The World Health Organisation (WHO) estimates that the incidence of pre-eclampsia is seven times higher in developing nations (2.8% of live births) as compared to the developed countries (0.4% of live births). True to this fact, in India, pre-eclampsia is one of the most commonly occurring hypertensive disorders during pregnancy. In fact, the number of preterm births in India is the highest in the world, and pre-eclampsia is the biggest risk factor behind it.

In addition to the general diagnostic challenges with pre-eclampsia, India faces several unique challenges. One of the few tests in the market that can effectively diagnose pre-eclampsia before 20 weeks of pregnancy, the PIGF ELISA test, is expensive and an elite test available only to women in tier 1 cities who can afford it. There is a clear need for better and more accessible options.

Having suffered from pre-eclampsia herself and known several other women with the complication, Vaishnavi Kulkarni, a researcher in biotechnology recognised this needand came up with a unique idea to create a disposable test kit, much like a pregnancy test or a COVID rapid test. To develop her idea into a product, she founded Intignus Biotech.

“Pre-eclampsia is growing at an annual rate of 25%,” says Vaishnavi, “which is a huge concern. But leaving aside the causes of this rise in incidence, which as still being explored, this calls for a point-of-care diagnostic device that can catch the disease early and reduce not only the risks to pregnancy, but the long-term healthcare costs for these mothers.”

Intignus’ pre-eclampsia test is a strip onto which a user is required to place two drops of their blood. Similar to the COVID rapid test, which has two marker (T) lines, this test has three lines. If a single line develops, it means the woman is not at risk of developing pre-eclampsia. If there are two lines, it means the woman is at low to moderate risk, and three lines imply high risk or that symptoms of pre-eclampsia could start manifesting anytime then.

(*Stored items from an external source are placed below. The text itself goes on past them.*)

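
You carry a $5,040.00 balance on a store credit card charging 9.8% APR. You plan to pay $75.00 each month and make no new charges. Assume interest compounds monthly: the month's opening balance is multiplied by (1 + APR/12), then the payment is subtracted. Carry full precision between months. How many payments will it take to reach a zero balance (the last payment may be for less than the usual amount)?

98 months

Monthly rate r = 9.8%/12 = 0.816667% = 0.00816667.
Recurrence: B ← B·(1+r) − $75.00.
Month 1: interest $41.16; balance after payment $5,006.16.
Month 2: interest $40.88; balance after payment $4,972.04.
Closed form: n = −ln(1 − rB₀/P)/ln(1+r) = −ln(0.4512)/ln(1.00817) ≈ 97.848, so the balance reaches zero during payment 98.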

The device produces results in 15 minutes based on the detection of a biomarker for pre-eclampsia, a placental origin-based receptor protein.

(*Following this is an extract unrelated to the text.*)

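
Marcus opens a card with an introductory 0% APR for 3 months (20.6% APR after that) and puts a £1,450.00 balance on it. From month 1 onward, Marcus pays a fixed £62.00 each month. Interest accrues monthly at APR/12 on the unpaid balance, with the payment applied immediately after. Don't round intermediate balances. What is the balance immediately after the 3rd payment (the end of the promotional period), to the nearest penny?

Promo months 1–3 at r₀ = 0%/12 = 0; months 4+ at r₁ = 20.6%/12 = 0.0171667.
After month 3 (no interest yet): B = £1,450.00 − 3·£62.00 = £1,264.00.

£1,264.00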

Another unique feature of the test is that of the four types of hypertensive disorders in pregnancy—chronic hypertension, gestational hypertension, chronic hypertension with superimposed pre-eclampsia, and pre-eclampsia-eclampsia—it selectively and specifically detects only the last two, with high accuracy.

“Our goal is to make this test a part of the six routine check-ups that a woman must have during her pregnancy. The results can direct doctors and patients towards higher or lower levels of alertness for the onset of the condition and ensure timely intervention. Those at high risk can test more frequently as well, given the affordability and ease of conducting the test,” explains Vaishnavi. “We’re pushing for the product to be available at not only hospitals, but clinics, pathology labs, and IVF centres as well.” Intignus has filed for an international patent for this device and is currently moving to clinical trials with it. The team awaits regulatory approvals and hopes to launch this test in the market by the third quarter of 2023.

According to Vaishnavi, “Pregnancy is a complicated and vast field. Women’s health is an even vaster field.” She says, “if I can contribute to making women’s lives better by providing solutions to maternity problems, then why not?”

Her next goal is to create a product that deals with the sudden onset of labour in pregnant women. Through their innovations, the Intignus Biotech team hopes to revolutionise the healthcare market for women in India and provide accessible and affordable diagnostic tools to pregnant mothers in every corner of our country.